Tem gente que entra em um ambiente e sai igual entrou.

E tem gente que entra… e sai carregando o peso invisível de todo mundo.


Se você absorve tudo das pessoas, talvez já tenha vivido cenas assim:


Você encontra alguém por alguns minutos… e de repente seu humor muda, seu corpo pesa, sua energia cai.

Você escuta um desabafo… e passa o resto do dia como se o problema fosse seu.

Você está bem… até cruzar com certas pessoas — e algo dentro de você se embaralha.


Não é “coisa da sua cabeça”.

É sensibilidade. É percepção. Mas, sem limites, isso vira sobrecarga.


Quando sentir demais começa a te esgotar


Imagine uma esponja mergulhada em água.

Ela não escolhe o que absorver… apenas absorve.


Agora imagine viver assim emocionalmente.


Você acolhe. Você entende. Você sente.

Mas, aos poucos, vai se esquecendo de devolver ao mundo o que não é seu.


E então surgem sinais silenciosos:


  • Cansaço sem explicação

  • Irritação que não parece sua

  • Vontade de se isolar

  • Sensação de estar “pesado” depois de certas interações


É como se sua energia estivesse sempre ocupada… mas nunca abastecida.


O perigo de não impor limites


Muita gente confunde limite com dureza.Mas limite não afasta amor — protege presença.


Dizer “não” não te torna frio.

Se afastar não te torna egoísta.

Escolher com quem você compartilha sua energia é um ato de cuidado, não de rejeição.


Quando você não coloca limites, o mundo coloca por você… através do cansaço, da ansiedade, do esgotamento.


Um exemplo simples (e comum)


Você tem um amigo que sempre te procura para reclamar da vida.

Você escuta, aconselha, acolhe.


No começo, parece leve.

Depois, você percebe que toda conversa termina com você drenado… enquanto a outra pessoa sai aliviada.

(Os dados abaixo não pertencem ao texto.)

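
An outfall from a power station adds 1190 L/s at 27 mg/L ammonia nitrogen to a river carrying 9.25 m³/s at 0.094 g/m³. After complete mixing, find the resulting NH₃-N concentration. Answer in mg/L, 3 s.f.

1190 L/s = 1.19 m³/s.
By mass balance at complete mixing, C = (1.19·27 + 9.25·0.094) / (1.19 + 9.25) = 33/10.44 = 3.161 mg/L.

3.16 mg/L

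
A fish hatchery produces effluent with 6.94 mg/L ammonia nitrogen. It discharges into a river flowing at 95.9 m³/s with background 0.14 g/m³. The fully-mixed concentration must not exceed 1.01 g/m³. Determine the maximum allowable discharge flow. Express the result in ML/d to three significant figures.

1220 ML/d

Mass balance at complete mixing: C_std·(Q_w + Q_r) = Q_w·C_e + Q_r·C_b.
Rearranging, Q_w = Q_r·(C_std − C_b)/(C_e − C_std) = 95.9·(1.01 − 0.14) / (6.94 − 1.01) = 14.07 m³/s.
= 1216 ML/d.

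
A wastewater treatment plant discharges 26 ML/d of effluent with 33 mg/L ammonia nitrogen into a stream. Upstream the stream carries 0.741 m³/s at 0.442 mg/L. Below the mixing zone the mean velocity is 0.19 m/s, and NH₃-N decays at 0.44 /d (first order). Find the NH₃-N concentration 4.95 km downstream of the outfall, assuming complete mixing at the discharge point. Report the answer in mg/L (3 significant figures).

26 ML/d = 0.3009 m³/s.
After complete mixing, C₀ = (0.3009·33 + 0.741·0.442) / 1.042 = 9.845 mg/L.
Travel time t = 4950 m / 0.19 m/s = 2.605e+04 s = 0.3015 d.
C = 9.845·exp(−0.44·0.3015) = 9.845·0.8757 = 8.622 mg/L.

8.62 mg/L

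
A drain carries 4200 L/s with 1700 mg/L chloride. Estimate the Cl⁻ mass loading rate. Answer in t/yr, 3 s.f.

225000 t/yr

4200 L/s = 4.2 m³/s.
Mass flux = Q·C = 4.2 m³/s × 1700 g/m³ = 7140 g/s.
= 7140 g/s × 31.56 = 2.253e+05 t/yr.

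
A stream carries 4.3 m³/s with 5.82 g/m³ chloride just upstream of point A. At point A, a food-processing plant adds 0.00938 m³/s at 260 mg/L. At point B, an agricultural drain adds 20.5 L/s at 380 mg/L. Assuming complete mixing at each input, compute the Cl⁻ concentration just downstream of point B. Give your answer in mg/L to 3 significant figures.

After input A: C = (4.3·5.82 + 0.00938·260) / 4.309 = 6.373 mg/L.
20.5 L/s = 0.0205 m³/s.
After input B: C = (4.309·6.373 + 0.0205·380) / 4.33 = 8.142 mg/L.

8.14 mg/L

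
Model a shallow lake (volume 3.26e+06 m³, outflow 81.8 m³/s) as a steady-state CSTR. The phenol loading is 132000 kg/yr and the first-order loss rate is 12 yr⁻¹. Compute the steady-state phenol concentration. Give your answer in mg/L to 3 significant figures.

Outflow Q = 81.8 m³/s × 3.156e+07 s/yr = 2.581e+09 m³/yr.
Steady-state CSTR mass balance: W = Q·C + k·V·C, so C = W/(Q + kV).
Q + kV = 2.581e+09 + 12·3.26e+06 = 2.621e+09 m³/yr.
C = 132000/2.621e+09 = 5.037e-05 kg/m³ = 0.05037 mg/L.

0.0504 mg/L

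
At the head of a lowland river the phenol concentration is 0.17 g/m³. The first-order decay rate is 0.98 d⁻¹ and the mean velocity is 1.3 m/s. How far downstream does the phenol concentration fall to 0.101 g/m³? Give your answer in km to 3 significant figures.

59.7 km

From C = C₀·e^(−kt), t = ln(C₀/C)/k = ln(0.17/0.101)/0.98 = 0.5207/0.98 = 0.5313 d.
Distance = v·t = 1.3 m/s × 4.59e+04 s = 5.968e+04 m = 59.68 km.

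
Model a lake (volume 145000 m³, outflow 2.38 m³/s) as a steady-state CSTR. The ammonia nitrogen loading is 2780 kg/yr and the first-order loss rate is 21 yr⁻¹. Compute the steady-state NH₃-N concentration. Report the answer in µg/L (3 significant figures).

Outflow Q = 2.38 m³/s × 3.156e+07 s/yr = 7.511e+07 m³/yr.
Steady-state CSTR mass balance: W = Q·C + k·V·C, so C = W/(Q + kV).
Q + kV = 7.511e+07 + 21·145000 = 7.815e+07 m³/yr.
C = 2780/7.815e+07 = 3.557e-05 kg/m³ = 0.03557 mg/L = 35.57 µg/L.

35.6 µg/L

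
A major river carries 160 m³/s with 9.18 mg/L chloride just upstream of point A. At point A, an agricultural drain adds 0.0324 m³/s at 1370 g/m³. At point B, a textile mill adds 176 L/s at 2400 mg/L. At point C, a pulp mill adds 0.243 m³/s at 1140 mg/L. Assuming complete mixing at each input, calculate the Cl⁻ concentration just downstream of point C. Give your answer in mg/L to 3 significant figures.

After input A: C = (160·9.18 + 0.0324·1370) / 160 = 9.456 mg/L.
176 L/s = 0.176 m³/s.
After input B: C = (160·9.456 + 0.176·2400) / 160.2 = 12.08 mg/L.
After input C: C = (160.2·12.08 + 0.243·1140) / 160.5 = 13.79 mg/L.

13.8 mg/L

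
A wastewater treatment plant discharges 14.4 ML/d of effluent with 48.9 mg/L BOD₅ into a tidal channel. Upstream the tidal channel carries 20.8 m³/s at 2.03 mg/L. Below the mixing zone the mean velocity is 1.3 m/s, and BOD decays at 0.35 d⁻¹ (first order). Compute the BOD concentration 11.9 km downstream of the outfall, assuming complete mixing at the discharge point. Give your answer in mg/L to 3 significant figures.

14.4 ML/d = 0.1667 m³/s.
After complete mixing, C₀ = (0.1667·48.9 + 20.8·2.03) / 20.97 = 2.403 mg/L.
Travel time t = 1.19e+04 m / 1.3 m/s = 9154 s = 0.1059 d.
C = 2.403·exp(−0.35·0.1059) = 2.403·0.9636 = 2.315 mg/L.

2.32 mg/L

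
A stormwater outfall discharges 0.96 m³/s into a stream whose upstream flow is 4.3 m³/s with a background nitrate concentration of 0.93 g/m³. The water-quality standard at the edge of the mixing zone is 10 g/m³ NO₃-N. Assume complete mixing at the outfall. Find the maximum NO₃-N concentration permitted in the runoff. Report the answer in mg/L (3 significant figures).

50.6 mg/L

Mass balance: 10·5.26 = 0.96·Cₑ + 4.3·0.93.
Cₑ = (52.6 − 3.999) / 0.96 = 50.63 mg/L.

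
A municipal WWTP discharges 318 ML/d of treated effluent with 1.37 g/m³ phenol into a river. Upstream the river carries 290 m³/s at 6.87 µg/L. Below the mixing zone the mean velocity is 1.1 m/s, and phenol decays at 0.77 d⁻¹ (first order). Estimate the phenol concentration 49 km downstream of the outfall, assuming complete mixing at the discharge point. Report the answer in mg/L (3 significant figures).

0.0161 mg/L

318 ML/d = 3.681 m³/s.
6.87 µg/L = 0.00687 mg/L.
After complete mixing, C₀ = (3.681·1.37 + 290·0.00687) / 293.7 = 0.02395 mg/L.
Travel time t = 4.9e+04 m / 1.1 m/s = 4.455e+04 s = 0.5156 d.
C = 0.02395·exp(−0.77·0.5156) = 0.02395·0.6723 = 0.0161 mg/L.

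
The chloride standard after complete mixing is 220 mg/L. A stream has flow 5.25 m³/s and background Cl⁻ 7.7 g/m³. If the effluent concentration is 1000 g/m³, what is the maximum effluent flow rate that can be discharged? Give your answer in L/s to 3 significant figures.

Mass balance at complete mixing: C_std·(Q_w + Q_r) = Q_w·C_e + Q_r·C_b.
Rearranging, Q_w = Q_r·(C_std − C_b)/(C_e − C_std) = 5.25·(220 − 7.7) / (1000 − 220) = 1.429 m³/s.
= 1429 L/s.

1430 L/s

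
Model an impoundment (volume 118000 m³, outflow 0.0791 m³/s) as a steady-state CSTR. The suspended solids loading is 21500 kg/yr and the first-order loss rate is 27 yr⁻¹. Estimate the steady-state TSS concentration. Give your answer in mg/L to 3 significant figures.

Outflow Q = 0.0791 m³/s × 3.156e+07 s/yr = 2.496e+06 m³/yr.
Steady-state CSTR mass balance: W = Q·C + k·V·C, so C = W/(Q + kV).
Q + kV = 2.496e+06 + 27·118000 = 5.682e+06 m³/yr.
C = 21500/5.682e+06 = 0.003784 kg/m³ = 3.784 mg/L.

3.78 mg/L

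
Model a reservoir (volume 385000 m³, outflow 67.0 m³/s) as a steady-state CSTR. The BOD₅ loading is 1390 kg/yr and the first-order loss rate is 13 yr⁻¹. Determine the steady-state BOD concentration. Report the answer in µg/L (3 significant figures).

Outflow Q = 67.0 m³/s × 3.156e+07 s/yr = 2.114e+09 m³/yr.
Steady-state CSTR mass balance: W = Q·C + k·V·C, so C = W/(Q + kV).
Q + kV = 2.114e+09 + 13·385000 = 2.119e+09 m³/yr.
C = 1390/2.119e+09 = 6.559e-07 kg/m³ = 0.0006559 mg/L = 0.6559 µg/L.

0.656 µg/L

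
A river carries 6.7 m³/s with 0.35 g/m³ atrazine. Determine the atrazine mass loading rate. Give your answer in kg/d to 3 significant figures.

Mass flux = Q·C = 6.7 m³/s × 0.35 g/m³ = 2.345 g/s.
= 2.345 g/s × 86.4 = 202.6 kg/d.

203 kg/d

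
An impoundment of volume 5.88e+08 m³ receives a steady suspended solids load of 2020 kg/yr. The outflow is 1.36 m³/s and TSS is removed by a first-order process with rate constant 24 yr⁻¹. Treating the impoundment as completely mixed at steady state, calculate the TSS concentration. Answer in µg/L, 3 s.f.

0.143 µg/L

Outflow Q = 1.36 m³/s × 3.156e+07 s/yr = 4.292e+07 m³/yr.
Steady-state CSTR mass balance: W = Q·C + k·V·C, so C = W/(Q + kV).
Q + kV = 4.292e+07 + 24·5.88e+08 = 1.415e+10 m³/yr.
C = 2020/1.415e+10 = 1.427e-07 kg/m³ = 0.0001427 mg/L = 0.1427 µg/L.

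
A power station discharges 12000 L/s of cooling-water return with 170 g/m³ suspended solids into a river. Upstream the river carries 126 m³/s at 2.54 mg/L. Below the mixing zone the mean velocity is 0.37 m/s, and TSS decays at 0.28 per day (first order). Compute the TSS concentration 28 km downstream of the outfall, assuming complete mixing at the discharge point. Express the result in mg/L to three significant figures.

12000 L/s = 12 m³/s.
After complete mixing, C₀ = (12·170 + 126·2.54) / 138 = 17.1 mg/L.
Travel time t = 2.8e+04 m / 0.37 m/s = 7.568e+04 s = 0.8759 d.
C = 17.1·exp(−0.28·0.8759) = 17.1·0.7825 = 13.38 mg/L.

13.4 mg/L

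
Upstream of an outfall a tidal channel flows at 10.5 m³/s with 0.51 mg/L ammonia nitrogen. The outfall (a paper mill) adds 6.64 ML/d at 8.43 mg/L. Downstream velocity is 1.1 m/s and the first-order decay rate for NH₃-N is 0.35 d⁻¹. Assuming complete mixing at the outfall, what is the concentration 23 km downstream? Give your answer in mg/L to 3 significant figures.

6.64 ML/d = 0.07685 m³/s.
After complete mixing, C₀ = (0.07685·8.43 + 10.5·0.51) / 10.58 = 0.5675 mg/L.
Travel time t = 2.3e+04 m / 1.1 m/s = 2.091e+04 s = 0.242 d.
C = 0.5675·exp(−0.35·0.242) = 0.5675·0.9188 = 0.5215 mg/L.

0.521 mg/L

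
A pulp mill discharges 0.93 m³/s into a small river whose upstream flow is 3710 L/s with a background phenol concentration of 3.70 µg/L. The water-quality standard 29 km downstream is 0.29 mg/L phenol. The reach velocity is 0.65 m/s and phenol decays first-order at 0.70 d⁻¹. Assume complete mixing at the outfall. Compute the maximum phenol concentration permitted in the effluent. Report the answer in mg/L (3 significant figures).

3710 L/s = 3.71 m³/s.
3.70 µg/L = 0.0037 mg/L.
Travel time to the compliance point: t = 2.9e+04/0.65 = 4.462e+04 s = 0.5164 d; decay factor exp(−0.70·0.5164) = 0.6967.
So the concentration just after mixing may be at most 0.29/0.6967 = 0.4163 mg/L.
Mass balance: 0.4163·4.64 = 0.93·Cₑ + 3.71·0.0037.
Cₑ = (1.932 − 0.01373) / 0.93 = 2.062 mg/L.

2.06 mg/L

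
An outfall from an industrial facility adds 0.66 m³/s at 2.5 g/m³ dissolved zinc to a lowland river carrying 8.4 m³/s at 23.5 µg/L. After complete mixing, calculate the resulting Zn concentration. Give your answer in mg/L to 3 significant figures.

23.5 µg/L = 0.0235 mg/L.
Flow-weighted mixing gives C = (0.66·2.5 + 8.4·0.0235) / (0.66 + 8.4) = 1.847/9.06 = 0.2039 mg/L.

0.204 mg/L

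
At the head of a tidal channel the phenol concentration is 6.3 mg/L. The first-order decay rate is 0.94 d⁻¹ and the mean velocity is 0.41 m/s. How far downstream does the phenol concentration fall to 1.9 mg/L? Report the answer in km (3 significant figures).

45.2 km

From C = C₀·e^(−kt), t = ln(C₀/C)/k = ln(6.3/1.9)/0.94 = 1.199/0.94 = 1.275 d.
Distance = v·t = 0.41 m/s × 1.102e+05 s = 4.517e+04 m = 45.17 km.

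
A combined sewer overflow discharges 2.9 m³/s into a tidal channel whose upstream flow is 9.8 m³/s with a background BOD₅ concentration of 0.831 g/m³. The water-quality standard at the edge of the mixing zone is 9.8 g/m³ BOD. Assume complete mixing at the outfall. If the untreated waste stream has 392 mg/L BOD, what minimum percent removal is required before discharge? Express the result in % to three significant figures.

89.8 %

Mass balance: 9.8·12.7 = 2.9·Cₑ + 9.8·0.831.
Cₑ = (124.5 − 8.144) / 2.9 = 40.11 mg/L.
Required removal = 1 − 40.11/392 = 89.77 %.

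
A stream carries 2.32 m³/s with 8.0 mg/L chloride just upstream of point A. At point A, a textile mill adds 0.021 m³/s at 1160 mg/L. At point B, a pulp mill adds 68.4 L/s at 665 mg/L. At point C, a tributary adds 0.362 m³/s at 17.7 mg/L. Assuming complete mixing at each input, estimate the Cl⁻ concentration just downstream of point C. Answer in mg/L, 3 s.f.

34.2 mg/L

After input A: C = (2.32·8 + 0.021·1160) / 2.341 = 18.33 mg/L.
68.4 L/s = 0.0684 m³/s.
After input B: C = (2.341·18.33 + 0.0684·665) / 2.409 = 36.69 mg/L.
After input C: C = (2.409·36.69 + 0.362·17.7) / 2.771 = 34.21 mg/L.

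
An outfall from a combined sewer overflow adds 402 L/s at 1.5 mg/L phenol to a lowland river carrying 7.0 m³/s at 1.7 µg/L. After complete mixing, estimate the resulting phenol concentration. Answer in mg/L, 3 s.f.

0.0831 mg/L

402 L/s = 0.402 m³/s.
1.7 µg/L = 0.0017 mg/L.
Conservation of mass across the mixing zone: C = (0.402·1.5 + 7·0.0017) / (0.402 + 7) = 0.6149/7.402 = 0.08307 mg/L.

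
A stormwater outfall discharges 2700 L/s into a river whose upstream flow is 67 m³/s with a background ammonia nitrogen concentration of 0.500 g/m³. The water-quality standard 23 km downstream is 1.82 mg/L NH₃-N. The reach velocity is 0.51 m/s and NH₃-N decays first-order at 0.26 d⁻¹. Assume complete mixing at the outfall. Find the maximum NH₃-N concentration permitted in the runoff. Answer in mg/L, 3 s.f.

41.4 mg/L

2700 L/s = 2.7 m³/s.
Travel time to the compliance point: t = 2.3e+04/0.51 = 4.51e+04 s = 0.522 d; decay factor exp(−0.26·0.522) = 0.8731.
So the concentration just after mixing may be at most 1.82/0.8731 = 2.085 mg/L.
Mass balance: 2.085·69.7 = 2.7·Cₑ + 67·0.5.
Cₑ = (145.3 − 33.5) / 2.7 = 41.4 mg/L.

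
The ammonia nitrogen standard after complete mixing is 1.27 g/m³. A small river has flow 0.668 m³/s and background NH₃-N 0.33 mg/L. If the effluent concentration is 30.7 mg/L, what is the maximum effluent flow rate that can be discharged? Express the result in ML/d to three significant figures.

Mass balance at complete mixing: C_std·(Q_w + Q_r) = Q_w·C_e + Q_r·C_b.
Rearranging, Q_w = Q_r·(C_std − C_b)/(C_e − C_std) = 0.668·(1.27 − 0.33) / (30.7 − 1.27) = 0.02134 m³/s.
= 1.843 ML/d.

1.84 ML/d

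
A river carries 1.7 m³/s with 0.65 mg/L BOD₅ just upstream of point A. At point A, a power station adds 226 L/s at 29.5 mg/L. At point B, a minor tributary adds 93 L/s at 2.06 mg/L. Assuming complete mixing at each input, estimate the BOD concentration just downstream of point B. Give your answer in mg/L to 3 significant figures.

226 L/s = 0.226 m³/s.
After input A: C = (1.7·0.65 + 0.226·29.5) / 1.926 = 4.035 mg/L.
93 L/s = 0.093 m³/s.
After input B: C = (1.926·4.035 + 0.093·2.06) / 2.019 = 3.944 mg/L.

3.94 mg/L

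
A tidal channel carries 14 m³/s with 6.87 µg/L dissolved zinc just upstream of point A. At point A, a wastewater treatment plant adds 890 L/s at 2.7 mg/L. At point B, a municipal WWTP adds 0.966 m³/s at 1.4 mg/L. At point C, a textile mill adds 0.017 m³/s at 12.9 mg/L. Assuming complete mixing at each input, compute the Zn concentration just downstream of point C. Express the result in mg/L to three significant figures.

0.256 mg/L

6.87 µg/L = 0.00687 mg/L.
890 L/s = 0.89 m³/s.
After input A: C = (14·0.00687 + 0.89·2.7) / 14.89 = 0.1678 mg/L.
After input B: C = (14.89·0.1678 + 0.966·1.4) / 15.86 = 0.2429 mg/L.
After input C: C = (15.86·0.2429 + 0.017·12.9) / 15.87 = 0.2565 mg/L.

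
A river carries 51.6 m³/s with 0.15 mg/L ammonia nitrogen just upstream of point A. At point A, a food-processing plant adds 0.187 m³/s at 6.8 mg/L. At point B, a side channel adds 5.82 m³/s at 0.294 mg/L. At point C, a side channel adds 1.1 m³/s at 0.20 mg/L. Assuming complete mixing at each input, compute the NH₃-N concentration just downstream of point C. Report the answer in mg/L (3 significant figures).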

Você começa a evitar responder mensagens, sente culpa por isso, mas também não tem energia para continuar.


Isso não é falta de amor.

É falta de limite.


O que muda quando você se escolhe


Quando você começa a se respeitar energeticamente, algo curioso acontece:

  • Você continua sendo empático… mas não se perde no outro

  • Você escuta… sem carregar

  • Você ajuda… sem se esgotar

  • Você se afasta… sem culpa


E principalmente: você aprende que nem toda energia precisa ser acolhida por você.


Como começar a se proteger


Não precisa ser radical. Comece com pequenos movimentos:


  • Observe como você se sente depois das pessoas

  • Diminua o tempo com quem te drena

  • Crie pausas para se reconectar com você

  • Permita-se dizer “hoje não posso”

  • Entenda que se afastar também é um ato de amor próprio


Um lembrete importante


Você não veio ao mundo para carregar tudo.Você veio para viver, sentir, crescer… mas também para se preservar.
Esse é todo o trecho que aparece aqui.